“It’s not easy to clean a chimney without making footprints!” Said Archie Mason who’s been cleaning chimneys since Elizabeth 1st was on the throne.
Despite the difficulties involved, any sweep who fails to meet these levels will loose his license and his brushes!
For some, the only answer is to hop to work.
“I’ve been training for a month now and can almost lay out the dust sheets, shove up the brush and get back to the van on one foot but it’s tough!” Said Dave Winters from Southsea who, up until now, enjoyed his job.
Adie Adomo, a Kenyan chimney sweep living in Fife has taken a different approach.

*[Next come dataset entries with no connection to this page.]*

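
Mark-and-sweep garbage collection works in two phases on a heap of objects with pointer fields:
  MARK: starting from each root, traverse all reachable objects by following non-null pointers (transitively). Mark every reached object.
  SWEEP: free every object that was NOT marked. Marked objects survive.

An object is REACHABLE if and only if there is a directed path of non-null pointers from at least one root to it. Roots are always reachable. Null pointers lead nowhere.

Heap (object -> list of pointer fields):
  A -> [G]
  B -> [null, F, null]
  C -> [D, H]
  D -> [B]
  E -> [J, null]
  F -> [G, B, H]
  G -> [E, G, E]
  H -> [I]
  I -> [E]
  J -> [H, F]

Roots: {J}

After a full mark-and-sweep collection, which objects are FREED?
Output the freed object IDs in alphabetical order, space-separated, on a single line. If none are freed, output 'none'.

Answer: A C D

Derivation:
Roots: J
Mark J: refs=H F, marked=J
Mark H: refs=I, marked=H J
Mark F: refs=G B H, marked=F H J
Mark I: refs=E, marked=F H I J
Mark G: refs=E G E, marked=F G H I J
Mark B: refs=null F null, marked=B F G H I J
Mark E: refs=J null, marked=B E F G H I J
Unmarked (collected): A C D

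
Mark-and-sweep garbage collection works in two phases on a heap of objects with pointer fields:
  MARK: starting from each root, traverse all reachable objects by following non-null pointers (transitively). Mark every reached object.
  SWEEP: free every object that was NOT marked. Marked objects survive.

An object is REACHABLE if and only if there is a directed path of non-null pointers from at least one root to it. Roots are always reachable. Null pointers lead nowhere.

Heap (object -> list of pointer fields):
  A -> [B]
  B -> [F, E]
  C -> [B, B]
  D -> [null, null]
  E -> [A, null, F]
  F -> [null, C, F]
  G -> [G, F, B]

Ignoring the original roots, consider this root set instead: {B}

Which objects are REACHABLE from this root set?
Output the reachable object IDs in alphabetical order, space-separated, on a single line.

Roots: B
Mark B: refs=F E, marked=B
Mark F: refs=null C F, marked=B F
Mark E: refs=A null F, marked=B E F
Mark C: refs=B B, marked=B C E F
Mark A: refs=B, marked=A B C E F
Unmarked (collected): D G

Answer: A B C E F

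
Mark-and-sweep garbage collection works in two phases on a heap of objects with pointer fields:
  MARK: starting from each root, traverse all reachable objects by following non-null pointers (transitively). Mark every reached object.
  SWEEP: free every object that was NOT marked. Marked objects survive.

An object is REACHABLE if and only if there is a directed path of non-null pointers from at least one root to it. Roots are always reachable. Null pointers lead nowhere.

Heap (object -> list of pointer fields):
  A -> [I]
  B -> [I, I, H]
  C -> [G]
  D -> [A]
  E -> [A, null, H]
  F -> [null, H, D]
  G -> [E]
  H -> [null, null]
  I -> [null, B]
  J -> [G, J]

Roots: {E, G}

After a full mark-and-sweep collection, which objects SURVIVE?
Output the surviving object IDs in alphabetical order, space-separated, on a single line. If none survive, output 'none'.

Answer: A B E G H I

Derivation:
Roots: E G
Mark E: refs=A null H, marked=E
Mark G: refs=E, marked=E G
Mark A: refs=I, marked=A E G
Mark H: refs=null null, marked=A E G H
Mark I: refs=null B, marked=A E G H I
Mark B: refs=I I H, marked=A B E G H I
Unmarked (collected): C D F J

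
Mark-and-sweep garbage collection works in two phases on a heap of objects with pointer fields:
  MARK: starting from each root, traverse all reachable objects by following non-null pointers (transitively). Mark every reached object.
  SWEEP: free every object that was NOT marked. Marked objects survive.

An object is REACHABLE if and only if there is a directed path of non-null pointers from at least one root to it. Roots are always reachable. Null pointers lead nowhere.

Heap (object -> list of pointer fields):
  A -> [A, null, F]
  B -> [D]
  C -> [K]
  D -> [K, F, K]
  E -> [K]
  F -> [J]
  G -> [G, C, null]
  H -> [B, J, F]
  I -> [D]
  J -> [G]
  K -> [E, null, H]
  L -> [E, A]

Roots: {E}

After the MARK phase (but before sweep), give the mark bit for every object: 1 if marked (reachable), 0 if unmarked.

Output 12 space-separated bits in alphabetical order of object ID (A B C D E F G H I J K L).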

He has worked out that, given the correct angles and speed of approach, he can use his brush pole to catapult himself up onto the roof of a client’s house and sweep it from the top down.
“I had to buy a pole vaulting pole and fit it to the brushes!” He explained. “But so far it’s going pretty well although bungalows are proving a difficult as I tend to finish up in the neighbouring garden.”
For some less inventive sweeps however there is only one option; amputation.
A number of back street ‘loppers’ have been doing brisk trade hacking off the limbs of hapless chimney sweeps.
“It’s a bloody disgrace!” Said Pete Bentley of the Sweep’s Union (one of Britain’s smallest). “Cutting your blood leg off just to save a few fekking pandas! The world’s gone mad!”
He may well be right about that.
It remains to be seen if these measures will work or if chimney sweeps will face years of difficulty trying to meet their quotas.
Rather moreworryingly perhaps is that by 2020 the quota will be halved again!